– Надеюсь, что ее дочери в доме не было? – поинтересовалась Мари-Анжелин.

– Нет. Девочка редко бывала в особняке на улице Веласкеса. Большую часть года она вместе со своей гувернанткой жила в замке Гранльё. А после смерти бабушки ее отправили к другим дедушке и бабушке, англичанам.

– В общем, образцовой матерью госпожу де Гранльё не назовешь, – высказала свое суждение План-Крепен. – Бедная девочка! Всю жизнь зависеть от чужой женщины!

– Вы забыли о бабушке. Она обожала внучку, судя по свидетельским показаниям в моих рапортах, – заметил Ланглуа. – А в отношении матери вы совершенно правы, маркиза, у нее было слабое сердце. Лекок нашел адрес кардиолога, который наблюдал ее. Она регулярно ходила к нему на прием.

Ланглуа, наконец согласившийся выпить чашку кофе, допил его и встал, собираясь уходить. Альдо спросил:

– Кажется, вы в постоянном контакте с Брюсселем, так скажите, где сейчас находится мой тесть. Я понять этого не могу, его нет в Цюрихе, нет в Австрии, нет у нас в Венеции. Думаю, что нет и в Брюсселе. Теперь он перемещается только на самолете, но должен же был приземлиться в каком-то аэропорту!

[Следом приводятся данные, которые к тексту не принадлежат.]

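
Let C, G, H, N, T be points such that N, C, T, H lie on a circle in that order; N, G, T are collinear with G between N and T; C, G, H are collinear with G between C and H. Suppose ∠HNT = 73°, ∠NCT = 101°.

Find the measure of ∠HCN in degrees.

1. ∠NHT = 79°  [cyclic NCTH, opposite ∠C+∠H]
2. ∠HTN = 28°  [△NTH]
3. ∠HCN = 28°  [same arc NH]

∠HCN = 28°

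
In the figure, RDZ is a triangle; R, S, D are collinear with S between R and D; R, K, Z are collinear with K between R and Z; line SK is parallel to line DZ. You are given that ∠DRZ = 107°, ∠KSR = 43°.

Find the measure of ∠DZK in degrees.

∠DZK = 30°

1. ∠KRS = 107°  [S on RD, K on RZ]
2. ∠RKS = 30°  [△RSK]
3. ∠SKZ = 150°  [linear pair at K on RZ]
4. ∠DZK = 30°  [SK∥DZ, co-interior at Z–K]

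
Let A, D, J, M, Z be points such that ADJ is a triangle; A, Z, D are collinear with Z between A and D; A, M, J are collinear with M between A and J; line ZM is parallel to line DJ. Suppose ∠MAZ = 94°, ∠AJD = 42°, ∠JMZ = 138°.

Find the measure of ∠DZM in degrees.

∠DZM = 136°

1. ∠DAJ = 94°  [Z on AD, M on AJ]
2. ∠ADJ = 44°  [△ADJ]
3. ∠AZM = 44°  [ZM∥DJ, corresponding at Z]
4. ∠DZM = 136°  [linear pair at Z on AD]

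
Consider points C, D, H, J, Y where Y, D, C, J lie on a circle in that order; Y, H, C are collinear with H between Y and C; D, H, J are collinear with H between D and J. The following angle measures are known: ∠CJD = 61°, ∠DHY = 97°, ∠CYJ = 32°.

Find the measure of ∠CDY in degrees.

∠CDY = 54°

1. ∠CYD = 61°  [same arc DC]
2. ∠CHD = 83°  [linear pair at H on YC]
3. ∠CDJ = 32°  [same arc CJ]
4. ∠DCY = 65°  [△DHC]
5. ∠CDY = 54°  [△YDC]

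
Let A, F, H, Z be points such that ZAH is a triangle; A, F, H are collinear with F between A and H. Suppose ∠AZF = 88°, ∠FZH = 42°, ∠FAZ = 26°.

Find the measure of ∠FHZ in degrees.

1. ∠AFZ = 66°  [△ZAF]
2. ∠HFZ = 114°  [linear pair at F on AH]
3. ∠FHZ = 24°  [△ZFH]

∠FHZ = 24°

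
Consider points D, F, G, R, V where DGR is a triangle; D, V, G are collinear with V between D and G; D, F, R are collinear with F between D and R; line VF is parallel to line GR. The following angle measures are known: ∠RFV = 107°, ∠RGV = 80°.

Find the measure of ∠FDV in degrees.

∠FDV = 27°

1. ∠DFV = 73°  [linear pair at F on DR]
2. ∠DGR = 80°  [V on ray GD]
3. ∠DRG = 73°  [VF∥GR, corresponding at F]
4. ∠GDR = 27°  [△DGR]
5. ∠FDV = 27°  [V on DG, F on DR]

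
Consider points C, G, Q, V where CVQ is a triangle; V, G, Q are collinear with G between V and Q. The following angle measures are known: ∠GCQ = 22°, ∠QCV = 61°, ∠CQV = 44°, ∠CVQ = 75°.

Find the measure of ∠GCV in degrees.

∠GCV = 39°

1. ∠CQG = 44°  [G on ray QV]
2. ∠CVG = 75°  [G on ray VQ]
3. ∠CGQ = 114°  [△CGQ]
4. ∠CGV = 66°  [linear pair at G on VQ]
5. ∠GCV = 39°  [△CVG]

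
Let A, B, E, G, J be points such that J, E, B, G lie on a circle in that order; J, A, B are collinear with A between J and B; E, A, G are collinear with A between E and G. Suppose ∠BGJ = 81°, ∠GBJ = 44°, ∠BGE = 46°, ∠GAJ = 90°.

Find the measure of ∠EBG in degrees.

∠EBG = 79°

1. ∠BJG = 55°  [△JBG]
2. ∠BEG = 55°  [same arc BG]
3. ∠EBG = 79°  [△EBG]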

– Без всякого сомнения! Мы этим еще займемся! Доброго вечера!


* * *

Вопреки всем опасениям почетный гость отнесся весьма спокойно к появлению двух дополнительных приборов на "его" обеде. Один вновь прибывший как-никак был сотрудником Института, а второй являл собой живую страницу истории благодаря своим предкам и, кроме того, был родственником хозяйки дома. Гость даже проявил понимание и согласился облачиться в смокинг, хотя в его глазах даже галстук был верхом уважения к светским приличиям. Сам он предпочитал ходить в охотничьей куртке бутылочного цвета, коротких вельветовых штанах, чулках из грубой шерсти, клетчатой рубахе, свитерах с воротником шалькой или под горлышко. Причем одежда всегда была весьма поношенной и свидетельствовала о разнообразных приключениях на лоне природы.

– Хорошо, если жратва будет сносной, как вы обещали, а хозяйка окажется не полной идиоткой, – заявил гость, вылезая из такси, которое привезло их на улицу Альфреда де Виньи. – Иначе всем не поздоровится, и я убегу.

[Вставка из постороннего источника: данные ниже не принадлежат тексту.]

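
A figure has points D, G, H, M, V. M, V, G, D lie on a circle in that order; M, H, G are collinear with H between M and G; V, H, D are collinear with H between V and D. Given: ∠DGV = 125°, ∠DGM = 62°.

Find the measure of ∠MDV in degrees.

∠MDV = 63°

1. ∠DMV = 55°  [cyclic MVGD, opposite ∠M+∠G]
2. ∠DVM = 62°  [same arc MD]
3. ∠MDV = 63°  [△MVD]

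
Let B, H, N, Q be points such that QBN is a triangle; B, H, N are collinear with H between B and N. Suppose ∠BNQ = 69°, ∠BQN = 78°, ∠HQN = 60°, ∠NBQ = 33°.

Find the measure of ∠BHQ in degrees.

∠BHQ = 129°

1. ∠HNQ = 69°  [H on ray NB]
2. ∠NHQ = 51°  [△QHN]
3. ∠BHQ = 129°  [linear pair at H on BN]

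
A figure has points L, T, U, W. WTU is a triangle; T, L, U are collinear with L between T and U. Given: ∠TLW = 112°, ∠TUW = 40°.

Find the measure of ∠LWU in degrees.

∠LWU = 72°

1. ∠ULW = 68°  [linear pair at L on TU]
2. ∠LUW = 40°  [L on ray UT]
3. ∠LWU = 72°  [△WLU]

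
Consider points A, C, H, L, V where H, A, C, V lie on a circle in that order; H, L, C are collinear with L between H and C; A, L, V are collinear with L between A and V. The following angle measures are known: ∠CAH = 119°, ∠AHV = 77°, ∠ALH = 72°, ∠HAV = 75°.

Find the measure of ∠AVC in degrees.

1. ∠CLV = 72°  [vertical angles at L]
2. ∠HCV = 75°  [same arc HV]
3. ∠AVC = 33°  [△CLV]

∠AVC = 33°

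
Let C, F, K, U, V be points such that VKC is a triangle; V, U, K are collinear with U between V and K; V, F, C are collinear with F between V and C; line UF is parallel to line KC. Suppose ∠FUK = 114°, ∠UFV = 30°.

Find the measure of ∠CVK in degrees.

1. ∠FUV = 66°  [linear pair at U on VK]
2. ∠FVU = 84°  [△VUF]
3. ∠CVK = 84°  [U on VK, F on VC]

∠CVK = 84°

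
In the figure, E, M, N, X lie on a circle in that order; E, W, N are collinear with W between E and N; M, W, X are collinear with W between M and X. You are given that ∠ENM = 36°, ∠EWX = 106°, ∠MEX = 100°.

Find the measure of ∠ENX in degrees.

1. ∠EXM = 36°  [same arc EM]
2. ∠EMX = 44°  [△EMX]
3. ∠ENX = 44°  [same arc EX]

∠ENX = 44°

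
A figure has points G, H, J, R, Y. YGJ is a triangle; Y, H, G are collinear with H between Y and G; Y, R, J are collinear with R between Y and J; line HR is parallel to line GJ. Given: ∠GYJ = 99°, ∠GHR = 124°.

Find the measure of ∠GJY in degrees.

1. ∠HYR = 99°  [H on YG, R on YJ]
2. ∠RHY = 56°  [linear pair at H on YG]
3. ∠HRY = 25°  [△YHR]
4. ∠GJY = 25°  [HR∥GJ, corresponding at R]

∠GJY = 25°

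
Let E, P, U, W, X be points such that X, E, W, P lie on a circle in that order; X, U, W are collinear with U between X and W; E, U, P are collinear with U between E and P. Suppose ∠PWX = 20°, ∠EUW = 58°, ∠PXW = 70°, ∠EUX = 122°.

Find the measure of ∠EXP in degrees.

1. ∠PEX = 20°  [same arc XP]
2. ∠PUX = 58°  [vertical angles at U]
3. ∠EPX = 52°  [△XUP]
4. ∠EXP = 108°  [△XEP]

∠EXP = 108°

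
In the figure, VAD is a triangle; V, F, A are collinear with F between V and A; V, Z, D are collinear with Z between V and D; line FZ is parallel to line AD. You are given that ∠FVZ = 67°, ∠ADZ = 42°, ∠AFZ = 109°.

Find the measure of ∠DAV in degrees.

1. ∠AVD = 67°  [F on VA, Z on VD]
2. ∠ADV = 42°  [Z on ray DV]
3. ∠DAV = 71°  [△VAD]

∠DAV = 71°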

Вместо ответа Юбер ограничился безразличным пожатием плеч. Ему не о чем было беспокоиться. Он даже позволил себе улыбнуться, когда его "пещерный человек" согнулся пополам, чтобы по всем правилам этикета поцеловать руку хозяйке дома, хотя делал это, наверное, всего пару раз в своей жизни. Надо сказать, что маркиза Амели до сих пор умела очаровывать, одеваясь в обожаемые ею платья "шантийи", с небольшим треном, длинными рукавами и высоким воротником, закрывающим шею до подбородка. Сейчас она выбрала серо-голубое, на котором так выразительно смотрелось ее колье из бриллиантов с изумрудами. А в ее серьгах изумруды были такого же ярко-зеленого цвета, как ее улыбающиеся глаза.

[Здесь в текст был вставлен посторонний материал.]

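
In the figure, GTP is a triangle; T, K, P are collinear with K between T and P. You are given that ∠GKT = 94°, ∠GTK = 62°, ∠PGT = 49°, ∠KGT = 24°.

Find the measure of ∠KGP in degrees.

1. ∠GKP = 86°  [linear pair at K on TP]
2. ∠GTP = 62°  [K on ray TP]
3. ∠GPT = 69°  [△GTP]
4. ∠GPK = 69°  [K on ray PT]
5. ∠KGP = 25°  [△GKP]

∠KGP = 25°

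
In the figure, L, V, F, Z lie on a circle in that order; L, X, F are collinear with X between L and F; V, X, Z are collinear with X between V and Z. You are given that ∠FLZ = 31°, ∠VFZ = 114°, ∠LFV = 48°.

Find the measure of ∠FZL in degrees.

∠FZL = 83°

1. ∠VLZ = 66°  [cyclic LVFZ, opposite ∠L+∠F]
2. ∠LZV = 48°  [same arc LV]
3. ∠LVZ = 66°  [△LVZ]
4. ∠LFZ = 66°  [same arc LZ]
5. ∠FZL = 83°  [△LFZ]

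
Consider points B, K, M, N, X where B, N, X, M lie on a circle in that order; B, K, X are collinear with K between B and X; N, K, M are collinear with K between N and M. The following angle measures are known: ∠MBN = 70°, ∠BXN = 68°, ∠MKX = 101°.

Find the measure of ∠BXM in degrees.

1. ∠BMN = 68°  [same arc BN]
2. ∠BNM = 42°  [△BNM]
3. ∠BXM = 42°  [same arc BM]

∠BXM = 42°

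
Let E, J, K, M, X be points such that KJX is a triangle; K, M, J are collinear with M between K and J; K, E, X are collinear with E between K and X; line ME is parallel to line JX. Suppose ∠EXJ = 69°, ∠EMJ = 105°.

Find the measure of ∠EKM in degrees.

∠EKM = 36°

1. ∠JXK = 69°  [E on ray XK]
2. ∠EMK = 75°  [linear pair at M on KJ]
3. ∠KEM = 69°  [ME∥JX, corresponding at E]
4. ∠EKM = 36°  [△KME]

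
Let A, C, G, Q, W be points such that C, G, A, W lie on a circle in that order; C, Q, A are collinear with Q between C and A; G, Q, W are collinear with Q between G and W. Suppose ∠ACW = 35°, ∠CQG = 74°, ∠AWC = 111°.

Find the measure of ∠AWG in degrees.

1. ∠CAW = 34°  [△CAW]
2. ∠AQW = 74°  [vertical angles at Q]
3. ∠AWG = 72°  [△AQW]

∠AWG = 72°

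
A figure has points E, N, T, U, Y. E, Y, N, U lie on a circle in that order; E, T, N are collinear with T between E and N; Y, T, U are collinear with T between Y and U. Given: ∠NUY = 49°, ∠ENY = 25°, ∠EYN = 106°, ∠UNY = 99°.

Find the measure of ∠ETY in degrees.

1. ∠NYU = 32°  [△YNU]
2. ∠NTY = 123°  [△YTN]
3. ∠ETY = 57°  [linear pair at T on EN]

∠ETY = 57°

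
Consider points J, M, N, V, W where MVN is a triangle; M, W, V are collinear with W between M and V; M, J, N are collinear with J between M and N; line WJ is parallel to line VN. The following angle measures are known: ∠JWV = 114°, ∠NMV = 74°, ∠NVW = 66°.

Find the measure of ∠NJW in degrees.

1. ∠JWM = 66°  [linear pair at W on MV]
2. ∠JMW = 74°  [W on MV, J on MN]
3. ∠MJW = 40°  [△MWJ]
4. ∠NJW = 140°  [linear pair at J on MN]

∠NJW = 140°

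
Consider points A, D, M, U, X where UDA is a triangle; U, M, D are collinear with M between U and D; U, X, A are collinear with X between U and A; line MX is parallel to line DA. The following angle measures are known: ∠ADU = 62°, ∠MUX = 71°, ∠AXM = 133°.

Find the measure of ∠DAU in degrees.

1. ∠UMX = 62°  [MX∥DA, corresponding at M]
2. ∠MXU = 47°  [△UMX]
3. ∠DAU = 47°  [MX∥DA, corresponding at X]

∠DAU = 47°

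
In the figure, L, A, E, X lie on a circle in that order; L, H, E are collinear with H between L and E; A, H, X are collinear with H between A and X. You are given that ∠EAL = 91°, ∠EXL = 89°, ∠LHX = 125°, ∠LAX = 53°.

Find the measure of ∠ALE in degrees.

1. ∠AHE = 125°  [vertical angles at H]
2. ∠AHL = 55°  [linear pair at H on LE]
3. ∠ALE = 72°  [△LHA]

∠ALE = 72°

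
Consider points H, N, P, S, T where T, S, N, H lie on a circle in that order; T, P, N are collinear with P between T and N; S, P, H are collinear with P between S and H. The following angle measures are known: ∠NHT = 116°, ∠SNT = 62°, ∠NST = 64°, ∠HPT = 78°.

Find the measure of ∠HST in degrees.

∠HST = 24°

1. ∠NTS = 54°  [△TSN]
2. ∠NPS = 78°  [vertical angles at P]
3. ∠SPT = 102°  [linear pair at P on TN]
4. ∠HST = 24°  [△TPS]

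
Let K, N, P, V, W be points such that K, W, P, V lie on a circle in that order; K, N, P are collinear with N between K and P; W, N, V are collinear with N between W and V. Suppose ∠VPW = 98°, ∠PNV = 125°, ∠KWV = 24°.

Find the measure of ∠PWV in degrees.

1. ∠VKW = 82°  [cyclic KWPV, opposite ∠K+∠P]
2. ∠KNW = 125°  [vertical angles at N]
3. ∠KVW = 74°  [△KWV]
4. ∠PNW = 55°  [linear pair at N on KP]
5. ∠KPW = 74°  [same arc KW]
6. ∠PWV = 51°  [△WNP]

∠PWV = 51°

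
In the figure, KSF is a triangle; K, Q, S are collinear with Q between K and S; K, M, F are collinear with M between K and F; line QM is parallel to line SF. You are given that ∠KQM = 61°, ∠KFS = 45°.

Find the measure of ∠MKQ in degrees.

1. ∠FSK = 61°  [QM∥SF, corresponding at Q]
2. ∠FKS = 74°  [△KSF]
3. ∠MKQ = 74°  [Q on KS, M on KF]

∠MKQ = 74°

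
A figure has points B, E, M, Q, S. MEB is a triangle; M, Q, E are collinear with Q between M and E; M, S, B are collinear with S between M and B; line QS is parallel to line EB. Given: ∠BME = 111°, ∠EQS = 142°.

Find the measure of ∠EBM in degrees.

1. ∠QMS = 111°  [Q on ME, S on MB]
2. ∠MQS = 38°  [linear pair at Q on ME]
3. ∠MSQ = 31°  [△MQS]
4. ∠EBM = 31°  [QS∥EB, corresponding at S]

∠EBM = 31°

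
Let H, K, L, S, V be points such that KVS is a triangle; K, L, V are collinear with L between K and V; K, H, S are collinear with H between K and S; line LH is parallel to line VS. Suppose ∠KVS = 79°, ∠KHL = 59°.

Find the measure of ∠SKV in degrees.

∠SKV = 42°

1. ∠HLK = 79°  [LH∥VS, corresponding at L]
2. ∠HKL = 42°  [△KLH]
3. ∠SKV = 42°  [L on KV, H on KS]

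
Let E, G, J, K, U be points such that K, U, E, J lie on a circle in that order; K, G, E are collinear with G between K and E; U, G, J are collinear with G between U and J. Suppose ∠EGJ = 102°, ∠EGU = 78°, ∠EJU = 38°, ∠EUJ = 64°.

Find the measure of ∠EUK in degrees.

1. ∠KEU = 38°  [△UGE]
2. ∠EKU = 38°  [same arc UE]
3. ∠EUK = 104°  [△KUE]

∠EUK = 104°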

"Черт побери! – восхитился про себя Альдо, прекрасно знавший эти украшения. – Надень она корону, не выглядела бы более по-королевски! Тетушка Амели великолепна... И, надеюсь, вечер пройдет не хуже!"

Опасаться было нечего. Даже самый недоброжелательный наблюдатель не мог ни в чем упрекнуть гостей, обменивавшихся взаимными любезностями. Монументальный Лотарь, без сомнения, подпавший под очарование маркизы, проявлял куртуазность, какую никто, даже те, кто хорошо его знал, никогда в нем не подозревали.

– Мне кажется, мы в Версале, – пробурчал Юбер так тихо, что слышать его мог только Адальбер. – Интересно, что с ним такое?

– Но это же очевидно, – отозвался Адальбер, подмигивая Альдо. – Ваш кроманьонский человек влюбился с первого взгляда. И, думаю, он не скоро оправится после этого удара.

– Смешно вас слушать, – недовольно проскрипела План-Крепен. – Просто человек хорошо воспитан и, как видно, не часто имел возможность это обнаружить, если вы этого не знаете. А сейчас ему представилась такая возможность.

– Да что вы себе вообразили? Он что, троглодит? Воплощение доисторического человека? Да он...

Тут профессор вынужден был прервать свою речь, потому что тетушка Амели начала знакомить гостя со своим окружением.

– Мари-Анжелин дю План-Крепен, моя молодая родственница и моя компаньонка. Когда вы познакомитесь с ней поближе, будете удивлены обширностью ее познаний.

– Италия времен Возрождения помнит некоего Жана дю План-Крепена, который добрался до Китая? Это ваш родственник?

– Мы ведем свое происхождение от крестносца, – уточнила Мари-Анжелин.

– Вполне возможно, что и этот тоже... Но скорее всего это другая ветвь.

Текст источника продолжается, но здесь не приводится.